A stone bench stood in the long grass near the ending of the Way. Two people rose from it as she arrived. She saw four. Her eyes made out Master Teal, fatherly and fussy in his middle-blue shirt and breeches, clutching his doublet over his arm because the day was hot. Beside him stood Analyst Shole, tall and dignified in a golden blouse and patterned skirt. They smiled a welcome.

But with her new occult vision she also saw them as they truly were. Teal was grossly fat and hairy, no more fatherly than a cave bat. Shole was far older than she normally appeared, a scraggy relic, patched like an ancient cabin whose logs had rotted and been replaced. His smile was a drool of naked lusts and hers a grimace of tiny teeth in the mouth of some predatory fish.

Hideous in body, deformed in mind, the two old sorcerers reached out together to grope inside Thaile’s mind. She saw images of slimy, sucking tentacles and struck them away with horror. Teal and Shole recoiled, exchanging shocked glances.

“Archon Baze has shared the word with you?” Teal asked, smiling falsely. The silver fur on his flabby breasts was matted with sweat. His lust had shriveled and been replaced by fear. She sensed the fear sprouting on him like mold on bread and knew that this was madness. The word had driven her insane.

“Your Faculty is remarkable, child,” said Shole, her small teeth glinting and stirring heinous memories. “We must establish now what power you wield, for we shall be asked.” She stood behind a wall of transparent bricks, her image blurring and shifting like a reflection in water. Was she doing that deliberately? Hiding, concealing? Somewhere, sometime, Thaile had met that smile in a buried, forgotten past . . ..

A clawed hand reached for Thaile’s face. She smote it aside. Shole fell back a step and cried out.
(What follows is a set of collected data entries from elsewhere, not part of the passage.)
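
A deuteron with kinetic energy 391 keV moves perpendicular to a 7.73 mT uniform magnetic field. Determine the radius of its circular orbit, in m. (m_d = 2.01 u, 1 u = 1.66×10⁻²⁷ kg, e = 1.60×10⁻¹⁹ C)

r ≈ 16.5 m

Convert the energy: K = 391 keV = 6.26×10^-14 J.
v = √(2K/m) = √(2·6.26×10^-14/3.34×10^-27) = 6.12×10^6 m/s.
r = mv/(qB) = (3.34×10^-27)(6.12×10^6) / [(1×1.60×10^-19)(7.73×10^-3)] = 16.5 m.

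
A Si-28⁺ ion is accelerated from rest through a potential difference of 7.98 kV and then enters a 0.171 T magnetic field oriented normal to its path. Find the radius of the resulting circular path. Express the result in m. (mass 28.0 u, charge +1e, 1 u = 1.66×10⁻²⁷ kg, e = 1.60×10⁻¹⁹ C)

r ≈ 0.398 m

The kinetic energy gained is K = qV = (1×1.60×10^-19)(7980) = 1.28×10^-15 J.
v = √(2K/m) = 2.34×10^5 m/s.
r = mv/(qB) = (4.65×10^-26)(2.34×10^5) / [(1×1.60×10^-19)(0.171)] = 0.398 m.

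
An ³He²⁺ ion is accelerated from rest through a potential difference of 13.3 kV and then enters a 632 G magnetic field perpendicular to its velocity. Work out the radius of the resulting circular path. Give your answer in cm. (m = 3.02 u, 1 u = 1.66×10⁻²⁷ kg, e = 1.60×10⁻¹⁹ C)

r ≈ 32.3 cm

The kinetic energy gained is K = qV = (2×1.60×10^-19)(1.33×10^4) = 4.26×10^-15 J.
v = √(2K/m) = 1.30×10^6 m/s.
r = mv/(qB) = (5.01×10^-27)(1.30×10^6) / [(2×1.60×10^-19)(0.0632)] = 0.323 m.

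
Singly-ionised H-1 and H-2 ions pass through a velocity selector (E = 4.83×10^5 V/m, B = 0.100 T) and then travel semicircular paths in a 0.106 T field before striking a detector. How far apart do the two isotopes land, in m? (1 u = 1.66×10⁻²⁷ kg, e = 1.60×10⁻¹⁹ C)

Δd ≈ 0.945 m

Both emerge at v = E/B₁ = 4.83×10^6 m/s.
r = mv/(qB₂), so r₁ = 0.473 m and r₂ = 0.945 m, giving Δr = 0.473 m.
After a semicircle each ion lands a diameter 2r from the entry slit, so the separation is 2Δr = 0.945 m.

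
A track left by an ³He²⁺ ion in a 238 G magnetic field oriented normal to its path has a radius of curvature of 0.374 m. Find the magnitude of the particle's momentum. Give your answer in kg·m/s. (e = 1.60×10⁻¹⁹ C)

Since qvB = mv²/r, the momentum p = mv = qBr.
p = (2×1.60×10^-19)(0.0238)(0.374) = 2.85×10^-21 kg·m/s.

p ≈ 2.85×10^-21 kg·m/s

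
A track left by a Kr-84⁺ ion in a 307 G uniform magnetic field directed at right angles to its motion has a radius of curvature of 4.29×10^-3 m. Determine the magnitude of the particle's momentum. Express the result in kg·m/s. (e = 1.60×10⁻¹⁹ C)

p ≈ 2.11×10^-23 kg·m/s

Since qvB = mv²/r, the momentum p = mv = qBr.
p = (1×1.60×10^-19)(0.0307)(4.29×10^-3) = 2.11×10^-23 kg·m/s.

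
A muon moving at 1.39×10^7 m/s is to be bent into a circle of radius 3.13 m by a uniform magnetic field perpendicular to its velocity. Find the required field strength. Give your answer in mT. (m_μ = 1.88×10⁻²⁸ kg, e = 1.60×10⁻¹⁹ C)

qvB = mv²/r gives B = mv/(qr).
B = (1.88×10^-28)(1.39×10^7) / [(1×1.60×10^-19)(3.13)] = 5.22×10^-3 T.

B ≈ 5.22 mT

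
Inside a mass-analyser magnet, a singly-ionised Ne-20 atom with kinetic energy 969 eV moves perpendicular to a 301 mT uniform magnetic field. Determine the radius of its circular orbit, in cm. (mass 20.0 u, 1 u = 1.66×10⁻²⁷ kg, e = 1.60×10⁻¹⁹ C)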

“Take care!” Teal cried. “You may do her an injury!”

”Injury?” Thaile shouted. “What would you do with me?” She spun around, meaning to flee, and was restrained. Soothing melody and soft pillows—the two sorcerers were at her side, creamily calming and reassuring, quieting the clamor of life from the grass and the birds and the distant forests.

“It is a normal reaction,” Teal murmured. “In an hour or so you will feel better.”

“You are a mage now,” the woman said. “It takes time to adjust. Come inside, out of the sunshine.”